Abstract: SA-PO1097
Extensive Tubular Ectasia Indicating Occult Urological Obstruction in Renal Allografts
Session Information
- Pathology and Lab Medicine: Clinical
October 27, 2018 | Location: Exhibit Hall, San Diego Convention Center
Abstract Time: 10:00 AM - 12:00 PM
Category: Pathology and Lab Medicine
- 1502 Pathology and Lab Medicine: Clinical
Authors
- Bojic, Marija, Medical University of Vienna, Vienna, Austria
- Regele, Heinz, Medical University of Vienna, Vienna, Austria
- Seitz, Christian, Medical University of Vienna, Vienna, Austria
- Kikic, Zeljko, Medical University Vienna, Vienna, Austria
Background
Urological obstructive complications (UOC) affect up to 10 % of kidney transplantation (KTX) cases. The majority of the cases may be excluded by routine ultrasound (US), however its accuracy may be limited in the early transplant setting. Renal allograft biopsy (BX) may be valuable, but histological features indicating UOC are ill defined. Experimental data suggest that extensive tubular ectasia (TE) may be indicative of OUC. In our center, occult UOC is suspected when tubular ectasia (TE) occurs together with one or more of the following distinct features: acute tubular injury, tubular protein casts and tubular vacuolization.

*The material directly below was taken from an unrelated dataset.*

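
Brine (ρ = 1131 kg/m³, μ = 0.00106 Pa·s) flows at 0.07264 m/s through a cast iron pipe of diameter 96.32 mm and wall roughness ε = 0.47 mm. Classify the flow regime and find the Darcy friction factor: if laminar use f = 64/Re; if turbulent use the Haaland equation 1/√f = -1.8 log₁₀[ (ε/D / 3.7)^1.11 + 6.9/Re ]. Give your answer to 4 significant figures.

Re = ρVD/μ = 1131·0.07264·0.09632/0.00106 = 7465.
Re > 4000 → turbulent. ε/D = 0.00047/0.09632 = 0.00488; Haaland: 1/√f = -1.8 log₁₀[0.000636 + 0.000924] = 5.052, so f = 0.03918.

f ≈ 0.03918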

In this study we aimed to assess their accuracy for UOC.
Methods
We included 976 of 1537 consecutive KTX with an early indication BX. Relevant hydronephrosis (HN) was excluded by routine US. The bioptical finding of TE suspicious of UOC by the renal pathologist was compared to clinical endpoints as delayed graft function (DGF) and occurrence of UOC. Thereafter, all biopsies initially classified as suspicious for UOC were reevaluated by a single pathologist (H.R.) in order to increase accuracy of histomorphology suggestive of UOC.
Results
Fifty eight (5.9%) presented with TE indicative of UOC which was associated with a higher rate of DGF (40% vs. 29%; p=0.08) and was not related to long-term graft loss. Out of these, 23 (39.7%) had UOC, (most frequently ureteral stenosis) close to BX. To assess the relevance of TE as a marker of UOC without relevant HN, cases with TE were then subsequently compared to matched controls. Solely TE was significantly associated with an increased risk for UOC [OR 2.69 (IQR: 1.19 – 6.09); p = 0.018]. For histopathological reevaluation of the 58 cases, we defined extensive TE (>20% of the renal cortex). Subsequently, a score including additional histological criteria (tubular injury, tubular protein casts and tubular vacuolization) was developed: AUC 0.705, p=0.012. Using a threshold of 1.5, we observed 91% sensitivity, 37% specificity and a 84% negative predictive value.
Conclusion
Occult UOC may be identified in up to 40% of the cases by subtle histopathology including extensive TE together with additional signs of tubular injury. This phenotype should trigger more detailed evaluation for UOC when there is no evidence of relevant HN in the ultrasound.